Authored by: Carolyn Crandall, Chief Security Advocate & CMO, Attivo Networks
‘Twas the night before Christmas, and all through the network,
Security was strong, leaving nothing to guesswork.
Lures and decoys were spread through the network with care,
So that any attackers would soon be ensnared.
The files and data were all safely secured,
Their protection from attackers was all but assured.
And the security pros who had worked hard all year
Knew the data was safe—there was nothing to fear.
Then out of the system arose an alarm,
And the team leapt to protect the network from harm.
Thanks to their tools they had great visibility,
To see what was disturbing the network’s tranquility.

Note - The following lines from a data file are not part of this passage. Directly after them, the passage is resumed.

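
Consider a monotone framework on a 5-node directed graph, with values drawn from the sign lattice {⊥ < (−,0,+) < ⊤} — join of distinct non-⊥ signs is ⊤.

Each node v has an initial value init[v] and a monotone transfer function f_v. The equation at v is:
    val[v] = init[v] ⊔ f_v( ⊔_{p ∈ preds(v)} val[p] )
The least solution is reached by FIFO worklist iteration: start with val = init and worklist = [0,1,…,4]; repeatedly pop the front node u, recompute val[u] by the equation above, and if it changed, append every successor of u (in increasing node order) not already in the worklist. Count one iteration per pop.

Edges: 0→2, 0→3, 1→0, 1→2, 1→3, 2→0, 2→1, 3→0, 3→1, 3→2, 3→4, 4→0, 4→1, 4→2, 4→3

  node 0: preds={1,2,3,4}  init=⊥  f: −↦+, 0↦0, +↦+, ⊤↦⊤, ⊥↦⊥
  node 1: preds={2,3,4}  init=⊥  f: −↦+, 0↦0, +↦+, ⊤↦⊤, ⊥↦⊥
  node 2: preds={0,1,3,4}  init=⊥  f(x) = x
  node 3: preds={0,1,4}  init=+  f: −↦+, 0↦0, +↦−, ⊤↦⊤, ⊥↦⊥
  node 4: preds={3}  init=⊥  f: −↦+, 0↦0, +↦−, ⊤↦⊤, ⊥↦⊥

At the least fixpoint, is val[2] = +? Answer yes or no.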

What they found was their data all safely concealed,
And what triggered the alert was shortly revealed:
When the attackers had queried the Active Directory,
A decoy sent their attack on a brand-new trajectory.
Instead of receiving high-value credentials,
The attackers were isolated from network essentials.

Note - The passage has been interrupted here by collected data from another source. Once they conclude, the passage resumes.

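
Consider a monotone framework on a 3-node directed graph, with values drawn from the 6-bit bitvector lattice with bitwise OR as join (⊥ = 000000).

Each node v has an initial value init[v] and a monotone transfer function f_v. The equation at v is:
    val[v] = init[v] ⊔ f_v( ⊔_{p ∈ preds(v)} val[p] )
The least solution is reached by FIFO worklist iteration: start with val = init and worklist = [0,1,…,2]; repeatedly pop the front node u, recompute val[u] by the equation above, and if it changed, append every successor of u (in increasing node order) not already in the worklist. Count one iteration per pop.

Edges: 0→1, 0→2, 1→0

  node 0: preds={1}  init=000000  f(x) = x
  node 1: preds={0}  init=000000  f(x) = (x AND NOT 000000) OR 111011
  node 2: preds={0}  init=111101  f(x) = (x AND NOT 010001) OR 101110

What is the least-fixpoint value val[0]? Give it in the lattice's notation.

111011

Worklist (6 pops):
  #1 pop 0: in=000000 → 000000 (no change)
  #2 pop 1: in=000000 → 111011 (was 000000); enqueue [0]
  #3 pop 2: in=000000 → 111111 (was 111101); enqueue []
  #4 pop 0: in=111011 → 111011 (was 000000); enqueue [1,2]
  #5 pop 1: in=111011 → 111011 (no change)
  #6 pop 2: in=111011 → 111111 (no change)

Fixpoint:
  val[0] = 111011
  val[1] = 111011
  val[2] = 111111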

Their celebration, it turns out, had been premature:
All that “valuable data” was merely a lure.
Even cunning attackers’ plans can be foiled,
Their plans for a payday effectively spoiled.
When the defenders returned to their holiday cheer,
They said what attackers all needed to hear:
“Whatever your methods, they’ll soon be subdued,
Credential theft, malware, and ransomware, too!
Deception and concealment are our favorite tools yet,
So, dash away, dash away, dash away threats!”